Wednesday, December 4, 2013

The Last Dark Book four of the Last Chronicles of Thomas Covenant the Unbeliever By Stephen R. Donaldson

The Last Dark
Book four of the Last Chronicles of Thomas Covenant the Unbeliever
By Stephen R. Donaldson
Copyright 2013

Stephen R. Donaldson finally brings to climax the story he has been telling for 37 years. The end of The Land is at hand and he and Linden Avery must decide what course of action they will take in the face of insurmountable odds.
The story begins where Against All Things Ending left off. Jeremiah has been released from his mental prison. Covenant has killed his ex-wife, Joan and taken her white gold wedding band. Linden has Covenant’s original white gold wedding band.

Linden, Jeremiah, and the company awaken expecting to see the dawn. But the sun does not rise. The Worm of World’s End is making its way toward the land and darkness has fallen. Daylight is just a faint glow. The party watches in horror as the stars begin to wink out, one by one. The stars are the Elohim, being consumed, one by one, by the worm.

Reasoning that the Elohim must be saved, Jeremiah builds a small fortress for him, using his talents as a builder and invites them in where they can be safe. They enter reluctantly, taking with them the tormented Elohim, Kastenessen, who has generated Kevin’s Dust that blocks the party’s health sense. The Elohim are safe.

Linden then creates a fissure in time to go back and seek the power of the Forrestal to create a Forbidding to slow the worm’s progress. With her she takes one of the Haruchai who is transformed into a Forrestal. They return to their own time where Linden is delighted to see that Covenant has found his way back to the party. Linden and Thomas decide to get married.

Covenant decides The Land’s fate is sealed; there can be no stopping the Worm. However, he wants to make sure that Lord Foul does not become a part of the Arch of Time when the world ends and sets out to defeat him.

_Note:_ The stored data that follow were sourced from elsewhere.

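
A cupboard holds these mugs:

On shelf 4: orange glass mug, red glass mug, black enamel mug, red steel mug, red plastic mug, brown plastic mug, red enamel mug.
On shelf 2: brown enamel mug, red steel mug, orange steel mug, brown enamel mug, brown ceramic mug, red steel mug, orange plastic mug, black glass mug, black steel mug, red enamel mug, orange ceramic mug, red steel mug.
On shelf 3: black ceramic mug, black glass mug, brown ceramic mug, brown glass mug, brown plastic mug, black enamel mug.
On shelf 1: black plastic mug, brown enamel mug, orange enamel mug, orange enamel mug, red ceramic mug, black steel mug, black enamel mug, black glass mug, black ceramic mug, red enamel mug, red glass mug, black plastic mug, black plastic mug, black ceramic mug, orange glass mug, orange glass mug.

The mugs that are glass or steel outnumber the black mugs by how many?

2

mugs that are glass or steel: 16.
black mugs: 14.
16 − 14 = 2.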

The party battles their way through Mount Doom where Covenant faces Lord Foul, inhabiting the body of his son, Roger. It is then that Covenant defeats the Despiser once and for all not with white gold, but with compassion. As he does this, the worm destroys the world.

The party finds themselves in a meadow after the end of the world. It has been reconstructed anew. They decide to spend their days there, building a new Land.

The plot of this installment of the Covenant series moves with a pace that I didn’t think Donaldson had in him. The constant self-recrimination, self-loathing, and second guessing that were such a distraction in the earlier books is almost absent from this one.

Both Linden and Covenant are decisive. They act out of instinct. The book is filled with battles, meticulously written. Donaldson employed a wonderful device to bring the story to a close and define the relationship between Lord Foul and Thomas Covenant.

The last series made for tedious reading. But the climax in the fourth made up for it and brought together all of the plot elements nicely. Thirty-seven years is a long time to wait, but this final part of the story is well worth the time spent reading Thomas Covenant’s saga.